During this time of year, many adults are making New Year's Resolutions to exercise more and eat a healthier diet. We also need to make a national resolution to address America's childhood obesity problem.
According to the Center for Disease Control and Prevention (CDC), childhood obesity has more than doubled in children and tripled in adolescents over the past 30 years. From 1980 to 2010, the percentage of obese children aged 6-11 rose from 7% to 18% and obese adolescents aged 12-19 rose from 5% to 18%. These numbers reflect a frightening portrait of students in the United States that I, Dr. Padilla, have seen on a daily basis as an educator for more than a decade and now as the superintendent of a large school district in New York. We both believe schools can help solve this epidemic.
While educators cannot control what students do when they are home, they can still influence students' lives in a positive way since outside of home life, children spend most of their time in schools. According to Harvard University's School of Public Health, schools are the foundation to lifelong good health. We believe schools can build that foundation through increased exercise and improved nutrition offerings.
First, exercise. Most school districts mandate only one or two gym periods per week for students. This is not an adequate response to the childhood obesity epidemic nor does it foster healthy exercise habits. Given how a plethora of electronics and increased safety concerns in many neighborhoods have made students more sedentary, drastically more physical exercise is needed. Research like the large-scale study of 12,000 school children in Nebraska showed that exercise has numerous positive social effects on students, from increased emotional well-being to improved self-efficacy. It also improves students' mental health and reduces high blood pressure.
Schools can help improve students' health by increasing the number of fitness periods they attend per week, including before, during and after school.
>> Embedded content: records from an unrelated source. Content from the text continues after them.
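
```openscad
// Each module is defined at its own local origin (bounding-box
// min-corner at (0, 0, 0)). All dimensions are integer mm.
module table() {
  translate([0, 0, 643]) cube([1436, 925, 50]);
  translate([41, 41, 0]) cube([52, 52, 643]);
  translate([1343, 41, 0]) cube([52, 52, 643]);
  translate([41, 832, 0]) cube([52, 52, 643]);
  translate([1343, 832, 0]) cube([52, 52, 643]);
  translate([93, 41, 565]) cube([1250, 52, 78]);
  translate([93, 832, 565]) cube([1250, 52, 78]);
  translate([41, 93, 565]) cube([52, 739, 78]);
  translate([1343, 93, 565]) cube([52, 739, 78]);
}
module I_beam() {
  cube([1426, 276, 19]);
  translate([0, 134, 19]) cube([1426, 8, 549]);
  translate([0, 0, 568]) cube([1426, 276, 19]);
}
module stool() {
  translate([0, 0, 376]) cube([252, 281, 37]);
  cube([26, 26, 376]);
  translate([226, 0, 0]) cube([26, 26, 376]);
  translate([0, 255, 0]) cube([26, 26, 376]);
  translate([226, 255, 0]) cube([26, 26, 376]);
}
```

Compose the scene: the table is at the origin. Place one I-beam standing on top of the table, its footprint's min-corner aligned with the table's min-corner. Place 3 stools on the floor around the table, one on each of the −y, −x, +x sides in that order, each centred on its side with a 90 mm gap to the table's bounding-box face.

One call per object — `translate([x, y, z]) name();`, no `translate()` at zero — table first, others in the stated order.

table();
translate([0, 0, 693]) I_beam();
translate([592, -371, 0]) stool();
translate([-342, 322, 0]) stool();
translate([1526, 322, 0]) stool();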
The benefits can be huge. For example, in his book Spark: The Revolutionary New Science of Exercise and the Brain, Dr. John Ratey found that schools that implement a "zero hour" fitness classes before the academic day see tremendous improvements in academics and behavior of the miniature scholars. Further, students gain stronger muscles, improved body compositions, improved academic performance, better intake of water, and the like.
Student's nutrition is another area where schools can have an impact. Research shows the typical school lunch is comprised of highly processed sugary foods and sugary drinks lacking in rich nutritional value. This is particularly bad because many students lack healthier options outside of school. Children in low-income communities - particularly in black and Hispanic neighborhoods - often live in food deserts, meaning they do not have access to healthy food options in their communities.
Improving their nutrition not only helps their bodies but their minds. Policies like the Healthy Hunger-Free Kids Act of 2010 have given rise to nutritional programs that show a healthy diet in school can improve cognitive function. Through this act, schools that provided breakfast in the classroom and increased the access to healthier meals have seen an increase in student attendance and improved academic achievement. After all, if students are hungry, sick and/or not present in school, how can they be educated? Additionally, a healthy diet can help students with ADHD, particularly when it helps them avoid food colorings and excess sugar intake while increasing the amount of omega 3 fatty acids and fermented foods, such as kimchi and kefir, in their diets.
One place to start improving nutrition is school drinks. School districts should ensure that all sugary drinks (especially those containing high fructose corn syrup) sold in vending machines are replaced with water, coconut water, almond, coconut milks, and 100% natural juices. Another scenario would be to establish a smoothie teaching station in the lunchroom where students can learn how to create their own concoction with fruits, vegetables, and tasty, nutrient dense foods such as chia seeds and nut butters. Nutribullet, a major blender company, recently did this with students of University High School in Los Angeles. The UNI Project had a tremendous impact on the health and nutritional education of students. Another promising practice is providing students with a backpack filled with food for the weekend which several urban districts in New York are doing through a federally funded program.
School districts are under an enormous amount of pressure to provide a plethora of programs to meet state mandates and in many areas that has resulted in less exercise time. They're also facing tight budgets that can make improving nutrition harder. While these concerns are real, students' success will be limited if they are unhealthy, lack mental stamina, and cannot release stress through exercise. And for schools with tight budgets, grants, parents, and local community organizing may be willing to give donations.
Every parent's goal in 2015 and beyond should be for his or her progeny to succeed in school and become successful in life. By the sheer nature of how much time students spend in school, educators are the main people who can assist parents with that goal. More opportunities to exercise and have a healthy diet at school will be the most effective methods for eliminating obesity as we know it.